И Цзэ У Цзунь понимает, склоняет голову в почти поклоне, а вскинувшись, смотрит уже спокойнее. Но от тяжести печали в его взгляде ноют кости.
Улыбнитесь, господин Лань, сегодня добро уничтожит очередной зло. Вы должны радоваться вместе со всеми.
Вэй Ин ищет глазами в толпе заклинателей лицо второго нефрита и не находит. Лань Чжань не стоит привычно, плечом к плечу, с братом, не смотрит на него тем восхитительным холодным взглядом, от которого в душе просыпались самые невероятные и постыдные желания и мысли. Он не пришел. Его нет. Вэй Ин чувствует себя, справедливо, обманутым, но злости нет. Потому что Лань Чжань - не тот человек. Господин второй нефрит, прям как меч, и уперт как баран, от своего слова не отступается и не юлит, когда доходит до дела. Если Лань Чжань обещал забрать его жизнь, он выполнит свое обещание.
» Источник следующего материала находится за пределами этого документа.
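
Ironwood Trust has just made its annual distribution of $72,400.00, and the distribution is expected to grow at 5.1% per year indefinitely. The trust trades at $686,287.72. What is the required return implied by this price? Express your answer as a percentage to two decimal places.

D₁ = $72,400.00 × 1.051 = $76,092.4000
P = D₁/(r − g) ⇒ r = D₁/P + g = $76,092.4000/$686,287.72 + 0.051 = 0.110875 + 0.051 = 0.161875

16.19%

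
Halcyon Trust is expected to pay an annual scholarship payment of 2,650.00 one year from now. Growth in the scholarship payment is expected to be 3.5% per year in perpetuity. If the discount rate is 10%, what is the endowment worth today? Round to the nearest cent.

40769.23

Growing perpetuity: P = D₁ / (r − g) = 2,650.0000 / (0.1 − 0.035) = 40,769.23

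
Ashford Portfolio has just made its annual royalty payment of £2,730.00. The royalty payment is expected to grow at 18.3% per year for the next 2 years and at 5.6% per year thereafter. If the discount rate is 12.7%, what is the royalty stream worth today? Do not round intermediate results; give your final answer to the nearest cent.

D_1 = 3229.59000
D_2 = 3820.60497
Terminal value at year 2: TV = D_2×(1+g_2)/(r−g_2) = 4034.55885/0.071 = 56824.77251
P_0 = D_1/(1+r)^1 + D_2/(1+r)^2 + TV/(1+r)^2
    = 2865.65217 + 3008.04483 + 44739.37097 = 50613.06797

£50613.07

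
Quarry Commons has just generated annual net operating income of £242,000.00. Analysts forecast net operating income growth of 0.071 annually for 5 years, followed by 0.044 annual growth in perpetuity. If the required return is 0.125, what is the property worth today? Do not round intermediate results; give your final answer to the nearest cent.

D_1 = 259182.00000
D_2 = 277583.92200
D_3 = 297292.38046
D_4 = 318400.13947
D_5 = 341006.54938
Terminal value at year 5: TV = D_5×(1+g_2)/(r−g_2) = 356010.83755/0.081 = 4395195.52531
P_0 = D_1/(1+r)^1 + D_2/(1+r)^2 + D_3/(1+r)^3 + D_4/(1+r)^4 + D_5/(1+r)^5 + TV/(1+r)^5
    = 230384.00000 + 219325.56800 + 208797.94074 + 198775.63958 + 189234.40888 + 2439021.27002 = 3485538.82722

£3485538.83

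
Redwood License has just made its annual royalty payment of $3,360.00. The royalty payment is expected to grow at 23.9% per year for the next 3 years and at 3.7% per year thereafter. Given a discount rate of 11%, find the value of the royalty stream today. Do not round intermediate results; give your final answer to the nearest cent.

D_1 = 4163.04000
D_2 = 5158.00656
D_3 = 6390.77013
Terminal value at year 3: TV = D_3×(1+g_2)/(r−g_2) = 6627.22862/0.073 = 90783.95373
P_0 = D_1/(1+r)^1 + D_2/(1+r)^2 + D_3/(1+r)^3 + TV/(1+r)^3
    = 3750.48649 + 4186.35383 + 4672.87604 + 66380.44453 = 78990.16089

$78990.16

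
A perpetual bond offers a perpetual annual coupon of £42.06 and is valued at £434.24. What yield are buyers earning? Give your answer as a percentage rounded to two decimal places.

P = C/r ⇒ r = C/P = £42.06/£434.24 = 0.096859

9.69%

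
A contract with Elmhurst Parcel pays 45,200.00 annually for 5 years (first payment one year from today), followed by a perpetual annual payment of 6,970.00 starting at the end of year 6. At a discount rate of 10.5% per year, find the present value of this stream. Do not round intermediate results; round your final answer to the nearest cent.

PV of 5-year annuity: 45,200.00 × [1 − (1+0.105)^−5] / 0.105 = 169177.19170
Perpetuity value at year 5: 6,970.00 / 0.105 = 66380.95238
PV of perpetuity: 66380.95238 / (1+0.105)^5 = 40293.23056
Total PV = 169177.19170 + 40293.23056 = 209470.42226

209470.42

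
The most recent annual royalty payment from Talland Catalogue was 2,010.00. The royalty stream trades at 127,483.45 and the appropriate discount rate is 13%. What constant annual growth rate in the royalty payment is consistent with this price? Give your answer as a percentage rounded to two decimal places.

P = D₀(1+g)/(r−g) ⇒ P(r−g) = D₀(1+g) ⇒ g(P+D₀) = P·r − D₀
g = (P·r − D₀)/(P + D₀) = (127,483.45×0.13 − 2,010.00) / (127,483.45 + 2,010.00) = 0.112460

11.25%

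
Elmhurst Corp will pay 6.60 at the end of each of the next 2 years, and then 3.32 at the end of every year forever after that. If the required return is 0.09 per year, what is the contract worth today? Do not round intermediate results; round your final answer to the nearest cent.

42.66

PV of 2-year annuity: 6.60 × [1 − (1+0.09)^−2] / 0.09 = 11.61013
Perpetuity value at year 2: 3.32 / 0.09 = 36.88889
PV of perpetuity: 36.88889 / (1+0.09)^2 = 31.04864
Total PV = 11.61013 + 31.04864 = 42.65877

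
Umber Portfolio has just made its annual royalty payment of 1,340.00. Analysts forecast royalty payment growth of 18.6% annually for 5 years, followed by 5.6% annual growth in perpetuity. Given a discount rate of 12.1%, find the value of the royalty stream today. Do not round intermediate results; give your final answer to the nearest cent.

36816.56

D_1 = 1589.24000
D_2 = 1884.83864
D_3 = 2235.41863
D_4 = 2651.20649
D_5 = 3144.33090
Terminal value at year 5: TV = D_5×(1+g_2)/(r−g_2) = 3320.41343/0.065 = 51083.28353
P_0 = D_1/(1+r)^1 + D_2/(1+r)^2 + D_3/(1+r)^3 + D_4/(1+r)^4 + D_5/(1+r)^5 + TV/(1+r)^5
    = 1417.69848 + 1499.90223 + 1586.87248 + 1678.88560 + 1776.23401 + 28856.97094 = 36816.56374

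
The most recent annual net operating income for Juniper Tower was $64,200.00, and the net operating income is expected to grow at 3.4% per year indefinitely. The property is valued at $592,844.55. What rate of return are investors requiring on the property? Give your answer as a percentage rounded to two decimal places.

14.60%

D₁ = $64,200.00 × 1.034 = $66,382.8000
P = D₁/(r − g) ⇒ r = D₁/P + g = $66,382.8000/$592,844.55 + 0.034 = 0.111973 + 0.034 = 0.145973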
Он придет и ледяная сталь его клинка будет последним, что Вэй Ин ощутит в этом мире. Он хочет этого. Он этого ждет. Он желает этого смертного холода и последнего вздоха, не омраченного чужим лицемерием и глумлением.
Остается только ждать.
— Какие вы нетерпеливые, господа заклинатели, — его голос разносится над плато, а вместе с ним дрожит земля, исторгая из себя тьму. тьма переплетает разбросанные кости, склеивает оторванные куски плоти, наполняет подобием жизни то, что давно ушло за грань. Вэй Ин собирает свою армию из того, что лежит под его ногами: тысячи костей, сотни трупов. Все те, кому когда-то не посчастливилось оказаться в этом проклятом богами месте. Те, кого так же как и его сбросили в этот ад. Только он оказался сильнее. Только он сумел принять тьму. — Но как я могу отказать в столь раннем приеме таким почтенным гостям?
Он издевается. Он издевается над ними всеми и даже не берет в руки флейту. Мертвецы, повинуясь короткому, резкому свисту, срываются в атаку, не разбирая дороги. Вэй Ин смотрит на них и улыбается, и с каждой секундой в этой улыбке все меньше от него прежнего; все меньше человеческого.
Мертвые не умеют улыбаться.
Он, старательно, воскрешает в памяти те чувства, тот пожар, что бушевал в нем, после падения Пристани Лотоса. Разжигает в себе ту ненависть, что успела притихнуть свернувшись домашней кошкой на дне души, после завершения Аннигиляции Солнца; Вспоминает то бешенство и безграничную злобу, которую испытывал к Вэньским псам. Ту самую, что позволила ему не только выжить в самом средоточии тьмы, но и обрести новую силу. Ему хочется ненавидеть их всех. Хочется стереть их с лица земли, вместе со всем лицемерием, на которое они способны. Разорвать на куски, заставить ползать на коленях, умоляя не о пощаде — о быстрой смерти. Вэй Ин, успевший почти "вернуться", отогревшийся после дикой бойни, снова научившийся улыбаться, а не скалить зубы, должен умереть. Прямо сейчас. Прямо здесь. Вэй Ин не должен сражаться против друзей, против названного брата, против тех, с кем воевал плечом к плечу. Вэй Ин не заслужил такой муки.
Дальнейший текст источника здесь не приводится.